Menurut sejarawan Onghokham, kampanye itu tak sepenuhnya bisa dilaksanakan di Belanda karena harus berhadapan dengan masalah hak asasi kelompok borjuis yang sedang tumbuh. Sementara di Hindia Belanda, para elite politik Belanda bisa menerapkan kebijakan dan politik yang berkedok pada moralitas puritan itu.
“Di koloni, politik represif itu dapat dilancarkan tanpa kritik dan tantangan yang berarti dari pemerintah kolonial,” tulis Onghokham dalam “Kekuasaan dan Seksualitas,” Prisma, Juli 1991.
Baca juga: Onghokham, Sejarawan yang Doyan Makan
Aksi Polisi Susila kemudian terkesan berkaitan dengan persaingan dan perebutan kekuasaan. Mulanya aksi itu menyasar pejabat-pejabat tinggi atau anggota partai-partai politik. Berawal dari desas-desus kemudian ditemukan bukti-bukti kuat yang mendukung dugaan itu.

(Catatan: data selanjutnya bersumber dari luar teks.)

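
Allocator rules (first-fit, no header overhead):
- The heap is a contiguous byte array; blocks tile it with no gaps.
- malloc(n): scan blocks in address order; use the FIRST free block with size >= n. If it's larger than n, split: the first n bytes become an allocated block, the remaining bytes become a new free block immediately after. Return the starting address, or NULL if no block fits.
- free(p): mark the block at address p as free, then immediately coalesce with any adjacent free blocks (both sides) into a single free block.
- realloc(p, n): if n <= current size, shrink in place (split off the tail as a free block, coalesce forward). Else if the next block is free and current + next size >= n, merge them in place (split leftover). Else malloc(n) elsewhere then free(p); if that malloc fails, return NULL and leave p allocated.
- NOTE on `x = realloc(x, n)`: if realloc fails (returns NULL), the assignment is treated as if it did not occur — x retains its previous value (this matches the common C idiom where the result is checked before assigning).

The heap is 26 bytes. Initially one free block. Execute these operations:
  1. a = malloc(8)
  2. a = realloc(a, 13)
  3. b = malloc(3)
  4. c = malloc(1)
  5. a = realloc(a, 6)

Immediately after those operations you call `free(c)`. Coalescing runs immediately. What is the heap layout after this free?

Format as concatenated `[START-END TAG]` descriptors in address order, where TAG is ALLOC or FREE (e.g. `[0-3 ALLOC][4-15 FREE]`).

Answer: [0-5 ALLOC][6-12 FREE][13-15 ALLOC][16-25 FREE]

Derivation:
Op 1: a = malloc(8) -> a = 0; heap: [0-7 ALLOC][8-25 FREE]
Op 2: a = realloc(a, 13) -> a = 0; heap: [0-12 ALLOC][13-25 FREE]
Op 3: b = malloc(3) -> b = 13; heap: [0-12 ALLOC][13-15 ALLOC][16-25 FREE]
Op 4: c = malloc(1) -> c = 16; heap: [0-12 ALLOC][13-15 ALLOC][16-16 ALLOC][17-25 FREE]
Op 5: a = realloc(a, 6) -> a = 0; heap: [0-5 ALLOC][6-12 FREE][13-15 ALLOC][16-16 ALLOC][17-25 FREE]
free(c): c = 16 -> block [16-16 ALLOC]; mark free, coalesce with adjacent free neighbors -> [0-5 ALLOC][6-12 FREE][13-15 ALLOC][16-25 FREE]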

Ditambah lagi pemikiran masyarakat umum yang memandang homoseksualitas sebagai kelemahan dan kelembekan karakter laki-laki. Maka, pria homoseksual dianggap tak layak diberi kepercayaan untuk mengemban tugas memimpin masyarakat di zaman yang penuh ketidakpastian saat itu.
Dari kurun waktu kemunculannya, gerakan antihomoseksual di Hindia Belanda dan Jerman seolah muncul saling bersambungan. Di Jerman, homoseksual menjadi musuh negara. Perburuannya sejak 1936 menjadi kebijakan resmi negara.